We are very pleased and excited to announce we will be hosting an evening of music, talk, film and more on 30 December at P.Mac’s pub on Lower Stephen’s Street. It is all part of Visit Dublin’s ‘Dublin Genius’ day of events, and it is totally free to attend.
For anyone wondering just where P.Mac’s is, it is the former Bia Bar, opposite the Hairy Lemon. Our event runs there from 5 to 7pm. A Facebook event for the evening can be viewed here.
We’re still finalising the line-up, but so far we feel we have put together a mix of music, history and more that captures the spirit of CHTM and should make for an interesting two hours.
Firstly, the music line-up:
Pete Holidai plays with the Trouble Pilgrims and was a member of the classic Irish punk band The Radiators From Space. We have a lot of love for The Radiators on this website, see for example Sam’s ‘Dublin Punk & New Wave Singles Timeline 1977-1983’.
Lynched describe themselves as ‘local folk miscreants’. Having begun by performing their own folk-punk numbers, in recent years they’ve taken on many Dublin traditional songs and given them a new lease of life. Most recently I saw them perform on the same bill as Barry Gleason, and we’re big fans of what they are doing with Irish folk music.

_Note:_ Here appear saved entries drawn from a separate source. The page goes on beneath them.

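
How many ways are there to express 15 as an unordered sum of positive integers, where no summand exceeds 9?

There are 157 such partitions.

157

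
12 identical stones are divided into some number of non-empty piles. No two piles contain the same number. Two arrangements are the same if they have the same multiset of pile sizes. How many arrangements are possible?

They are:
12
11, 1
10, 2
9, 3
9, 2, 1
8, 4
8, 3, 1
7, 5
7, 4, 1
7, 3, 2
6, 5, 1
6, 4, 2
6, 3, 2, 1
5, 4, 3
5, 4, 2, 1

15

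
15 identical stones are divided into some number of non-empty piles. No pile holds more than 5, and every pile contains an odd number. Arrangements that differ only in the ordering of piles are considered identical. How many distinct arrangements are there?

The partitions of 15 that satisfy the conditions:
5+5+5
1+1+3+5+5
1+1+1+1+1+5+5
1+3+3+3+5
1+1+1+1+3+3+5
1+1+1+1+1+1+1+3+5
1+1+1+1+1+1+1+1+1+1+5
3+3+3+3+3
1+1+1+3+3+3+3
1+1+1+1+1+1+3+3+3
1+1+1+1+1+1+1+1+1+3+3
1+1+1+1+1+1+1+1+1+1+1+1+3
1+1+1+1+1+1+1+1+1+1+1+1+1+1+1
That's 13 in total.

13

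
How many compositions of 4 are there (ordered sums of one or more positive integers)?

8

There are 3 gaps and each independently is a cut or not, giving 2^3 = 8.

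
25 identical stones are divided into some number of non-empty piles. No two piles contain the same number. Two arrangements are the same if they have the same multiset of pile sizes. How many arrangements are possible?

142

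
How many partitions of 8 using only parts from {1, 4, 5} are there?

4

They are:
5,1,1,1
4,4
4,1,1,1,1
1,1,1,1,1,1,1,1
That's 4 in total.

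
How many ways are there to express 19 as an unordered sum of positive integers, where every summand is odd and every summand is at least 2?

The partitions of 19 that satisfy the conditions:
19
13,3,3
11,5,3
9,7,3
9,5,5
7,7,5
7,3,3,3,3
5,5,3,3,3
Counting gives 8.

8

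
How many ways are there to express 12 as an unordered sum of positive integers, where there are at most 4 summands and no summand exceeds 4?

They are:
4, 4, 4
4, 4, 3, 1
4, 4, 2, 2
4, 3, 3, 2
3, 3, 3, 3
Counting gives 5.

5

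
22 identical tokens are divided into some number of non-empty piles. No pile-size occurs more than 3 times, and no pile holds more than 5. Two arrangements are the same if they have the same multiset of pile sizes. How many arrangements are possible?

46

A partial list (first 12 by largest part):
5 + 5 + 5 + 4 + 3
5 + 5 + 5 + 4 + 2 + 1
5 + 5 + 5 + 4 + 1 + 1 + 1
5 + 5 + 5 + 3 + 3 + 1
5 + 5 + 5 + 3 + 2 + 2
5 + 5 + 5 + 3 + 2 + 1 + 1
5 + 5 + 5 + 2 + 2 + 2 + 1
5 + 5 + 5 + 2 + 2 + 1 + 1 + 1
5 + 5 + 4 + 4 + 4
5 + 5 + 4 + 4 + 3 + 1
5 + 5 + 4 + 4 + 2 + 2
5 + 5 + 4 + 4 + 2 + 1 + 1
…and 34 more, for 46 total.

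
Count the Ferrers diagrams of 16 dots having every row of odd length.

A partial list (first 12 by largest part):
15+1
13+3
13+1+1+1
11+5
11+3+1+1
11+1+1+1+1+1
9+7
9+5+1+1
9+3+3+1
9+3+1+1+1+1
9+1+1+1+1+1+1+1
7+7+1+1
…and 20 more, for 32 total.

32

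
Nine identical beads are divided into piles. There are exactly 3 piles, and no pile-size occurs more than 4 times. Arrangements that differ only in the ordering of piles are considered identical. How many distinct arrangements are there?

They are:
7+1+1
6+2+1
5+3+1
5+2+2
4+4+1
4+3+2
3+3+3

7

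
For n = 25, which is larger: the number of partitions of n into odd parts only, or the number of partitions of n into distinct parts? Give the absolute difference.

0

Partitions of 25 into odd parts only: 142.
Partitions of 25 into distinct parts: 142.
|142 − 142| = 0.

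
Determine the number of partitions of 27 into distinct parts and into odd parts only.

14

The partitions of 27 that satisfy the conditions:
27
23, 3, 1
21, 5, 1
19, 7, 1
19, 5, 3
17, 9, 1
17, 7, 3
15, 11, 1
15, 9, 3
15, 7, 5
13, 11, 3
13, 9, 5
11, 9, 7
11, 7, 5, 3, 1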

We have a few interesting speakers lined-up, to give short talks on the subject of Dublin through the ages.
Shane MacThomais is the resident historian of Glasnevin Cemetery, and author of several works on Dublin’s history, most recently Dead Interesting: Stories from the Graveyards of Dublin. He is the son of legendary Dublin historian Éamonn MacThomais, and he’ll be chatting about how Dublin has changed over the years, mostly for the better.

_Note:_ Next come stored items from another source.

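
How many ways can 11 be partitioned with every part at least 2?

14

They are:
11
9,2
8,3
7,4
7,2,2
6,5
6,3,2
5,4,2
5,3,3
5,2,2,2
4,4,3
4,3,2,2
3,3,3,2
3,2,2,2,2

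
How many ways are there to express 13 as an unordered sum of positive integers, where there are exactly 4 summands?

18

The partitions of 13 that satisfy the conditions:
10, 1, 1, 1
9, 2, 1, 1
8, 3, 1, 1
8, 2, 2, 1
7, 4, 1, 1
7, 3, 2, 1
7, 2, 2, 2
6, 5, 1, 1
6, 4, 2, 1
6, 3, 3, 1
6, 3, 2, 2
5, 5, 2, 1
5, 4, 3, 1
5, 4, 2, 2
5, 3, 3, 2
4, 4, 4, 1
4, 4, 3, 2
4, 3, 3, 3
That's 18 in total.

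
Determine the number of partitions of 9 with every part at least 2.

The partitions of 9 that satisfy the conditions:
9
7 + 2
6 + 3
5 + 4
5 + 2 + 2
4 + 3 + 2
3 + 3 + 3
3 + 2 + 2 + 2

8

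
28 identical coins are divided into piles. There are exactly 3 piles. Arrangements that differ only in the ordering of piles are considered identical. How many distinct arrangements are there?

A partial list (first 12 by largest part):
26+1+1
25+2+1
24+3+1
24+2+2
23+4+1
23+3+2
22+5+1
22+4+2
22+3+3
21+6+1
21+5+2
21+4+3
…and 53 more, for 65 total.

65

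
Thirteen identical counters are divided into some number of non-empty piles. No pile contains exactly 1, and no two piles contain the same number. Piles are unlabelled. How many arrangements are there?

10

They are:
13
11+2
10+3
9+4
8+5
8+3+2
7+6
7+4+2
6+5+2
6+4+3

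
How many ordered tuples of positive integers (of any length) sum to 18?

Each of the 17 gaps between 18 units is either a break or not: 2^17 = 131072.

131072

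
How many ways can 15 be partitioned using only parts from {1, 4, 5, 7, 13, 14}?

17

Listing the qualifying partitions of 15:
1, 14
1, 1, 13
1, 7, 7
1, 1, 1, 5, 7
4, 4, 7
1, 1, 1, 1, 4, 7
1, 1, 1, 1, 1, 1, 1, 1, 7
5, 5, 5
1, 4, 5, 5
1, 1, 1, 1, 1, 5, 5
1, 1, 4, 4, 5
1, 1, 1, 1, 1, 1, 4, 5
1, 1, 1, 1, 1, 1, 1, 1, 1, 1, 5
1, 1, 1, 4, 4, 4
1, 1, 1, 1, 1, 1, 1, 4, 4
1, 1, 1, 1, 1, 1, 1, 1, 1, 1, 1, 4
1, 1, 1, 1, 1, 1, 1, 1, 1, 1, 1, 1, 1, 1, 1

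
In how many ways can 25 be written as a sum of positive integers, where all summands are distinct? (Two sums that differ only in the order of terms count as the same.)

142

Enumerating by decreasing first part gives 142 partitions in all.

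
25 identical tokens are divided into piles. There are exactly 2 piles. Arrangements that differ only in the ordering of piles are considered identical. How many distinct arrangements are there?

Listing the qualifying partitions of 25:
24,1
23,2
22,3
21,4
20,5
19,6
18,7
17,8
16,9
15,10
14,11
13,12
That's 12 in total.

12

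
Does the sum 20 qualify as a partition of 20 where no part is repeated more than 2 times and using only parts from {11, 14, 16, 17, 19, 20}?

The parts sum to 20, and the condition 'no summand is used more than 2 times' holds; the condition 'each summand belongs to {11, 14, 16, 17, 19, 20}' holds.

Yes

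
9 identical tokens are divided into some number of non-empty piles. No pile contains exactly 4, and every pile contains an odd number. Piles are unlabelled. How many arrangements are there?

8

The partitions of 9 that satisfy the conditions:
9
1 + 1 + 7
1 + 3 + 5
1 + 1 + 1 + 1 + 5
3 + 3 + 3
1 + 1 + 1 + 3 + 3
1 + 1 + 1 + 1 + 1 + 1 + 3
1 + 1 + 1 + 1 + 1 + 1 + 1 + 1 + 1
That's 8 in total.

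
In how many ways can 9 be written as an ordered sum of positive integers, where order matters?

The number of compositions of n is 2^(n−1); here 2^8 = 256.

256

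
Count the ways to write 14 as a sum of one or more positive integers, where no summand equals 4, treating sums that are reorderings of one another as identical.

93

A full systematic count gives 93.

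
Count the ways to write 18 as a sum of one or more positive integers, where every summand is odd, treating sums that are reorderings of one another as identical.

46

There are too many to list fully; the first 12 (by largest part) are:
17+1
15+3
15+1+1+1
13+5
13+3+1+1
13+1+1+1+1+1
11+7
11+5+1+1
11+3+3+1
11+3+1+1+1+1
11+1+1+1+1+1+1+1
9+9
…and 34 more, for 46 total.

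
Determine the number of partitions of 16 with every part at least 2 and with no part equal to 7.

There are too many to list fully; the first 12 (by largest part) are:
16
14+2
13+3
12+4
12+2+2
11+5
11+3+2
10+6
10+4+2
10+3+3
10+2+2+2
9+5+2
…and 35 more, for 47 total.

47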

One of the most rewarding things about Come Here To Me! has been coming into contact with others online who are also doing interesting things with history. Orla Fitzpatrick is a photo historian who runs the Jacolette blog. ‘A gallery of Irish snapshot and vernacular photography’, it features many weird and wonderful pictures of Dublin, and Dubliners, through the ages.

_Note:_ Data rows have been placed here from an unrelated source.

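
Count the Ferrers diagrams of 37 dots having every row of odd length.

760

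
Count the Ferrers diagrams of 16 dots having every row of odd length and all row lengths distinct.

5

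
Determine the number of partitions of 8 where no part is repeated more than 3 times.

The partitions of 8 that satisfy the conditions:
8
7,1
6,2
6,1,1
5,3
5,2,1
5,1,1,1
4,4
4,3,1
4,2,2
4,2,1,1
3,3,2
3,3,1,1
3,2,2,1
3,2,1,1,1
2,2,2,1,1
That's 16 in total.

16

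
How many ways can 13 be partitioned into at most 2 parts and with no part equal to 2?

Listing the qualifying partitions of 13:
13
12,1
10,3
9,4
8,5
7,6
That's 6 in total.

6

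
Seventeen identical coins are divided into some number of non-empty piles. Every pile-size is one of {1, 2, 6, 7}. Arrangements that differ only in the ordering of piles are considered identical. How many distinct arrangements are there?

29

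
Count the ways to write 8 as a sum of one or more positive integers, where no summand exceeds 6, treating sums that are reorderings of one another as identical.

20

Listing the qualifying partitions of 8:
6+2
6+1+1
5+3
5+2+1
5+1+1+1
4+4
4+3+1
4+2+2
4+2+1+1
4+1+1+1+1
3+3+2
3+3+1+1
3+2+2+1
3+2+1+1+1
3+1+1+1+1+1
2+2+2+2
2+2+2+1+1
2+2+1+1+1+1
2+1+1+1+1+1+1
1+1+1+1+1+1+1+1
Counting gives 20.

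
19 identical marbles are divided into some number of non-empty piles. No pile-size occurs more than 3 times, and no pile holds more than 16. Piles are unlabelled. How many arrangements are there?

254

Direct enumeration gives 254 partitions.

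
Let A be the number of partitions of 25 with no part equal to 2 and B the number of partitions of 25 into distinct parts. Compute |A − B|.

561

Partitions of 25 with no part equal to 2: 703.
Partitions of 25 into distinct parts: 142.
|703 − 142| = 561.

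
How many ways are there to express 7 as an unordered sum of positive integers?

15

Listing the qualifying partitions of 7:
7
1+6
2+5
1+1+5
3+4
1+2+4
1+1+1+4
1+3+3
2+2+3
1+1+2+3
1+1+1+1+3
1+2+2+2
1+1+1+2+2
1+1+1+1+1+2
1+1+1+1+1+1+1
That's 15 in total.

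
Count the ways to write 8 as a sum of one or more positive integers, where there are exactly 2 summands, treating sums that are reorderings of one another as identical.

Listing the qualifying partitions of 8:
1,7
2,6
3,5
4,4
Counting gives 4.

4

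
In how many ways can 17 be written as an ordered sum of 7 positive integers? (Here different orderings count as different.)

8008

Equivalently, choose which 6 of the 16 gaps become plus signs: C(16,6) = 8008.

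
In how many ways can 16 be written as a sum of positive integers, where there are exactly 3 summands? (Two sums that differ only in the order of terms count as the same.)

21

The partitions of 16 that satisfy the conditions:
14+1+1
13+2+1
12+3+1
12+2+2
11+4+1
11+3+2
10+5+1
10+4+2
10+3+3
9+6+1
9+5+2
9+4+3
8+7+1
8+6+2
8+5+3
8+4+4
7+7+2
7+6+3
7+5+4
6+6+4
6+5+5
Counting gives 21.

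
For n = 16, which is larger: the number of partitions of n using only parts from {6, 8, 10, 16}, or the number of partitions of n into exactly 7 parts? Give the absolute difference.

Partitions of 16 using only parts from {6, 8, 10, 16}: 3.
Partitions of 16 into exactly 7 parts: 28.
|3 − 28| = 25.

25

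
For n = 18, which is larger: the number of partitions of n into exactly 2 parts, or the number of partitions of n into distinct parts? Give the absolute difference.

37

Partitions of 18 into exactly 2 parts: 9.
Partitions of 18 into distinct parts: 46.
|9 − 46| = 37.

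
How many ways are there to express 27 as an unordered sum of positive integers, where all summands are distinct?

192

There are 192 such partitions.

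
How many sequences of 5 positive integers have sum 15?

1001

By stars and bars with positive parts, the count is C(14,4) = 1001.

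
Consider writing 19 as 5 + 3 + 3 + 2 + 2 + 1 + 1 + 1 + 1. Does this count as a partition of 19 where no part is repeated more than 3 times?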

Few people have championed the cause of Dublin like Frank McDonald, journalist with The Irish Times and author of several works on the city, its architecture and planning. We’ll be chatting to the author of The Destruction of Dublin about how things are since the release of that classic book, and the state of the city today.
We’re delighted to announce that Patrick Brocklebank (photographer) and Sinead Molony (editor) who were behind this year’s excellent book ‘Where the Streets Have 2 Names: U2 and the Dublin Music Scene, 1978-1980’ have been added to the line up for our event on the 30th. There will be slideshow of some of the most interesting photos from the book (as well as some that didn’t make it into it) followed by a Q&A session.
We are also very pleased to announce we’ll be showing the short-film Gentlemen of Letters. This new short film from Colin Brady looks at a longstanding Dublin tradition of signpainting, from the days of Dublin legend Kevin Freeney right up to Maser and modern artists in the city.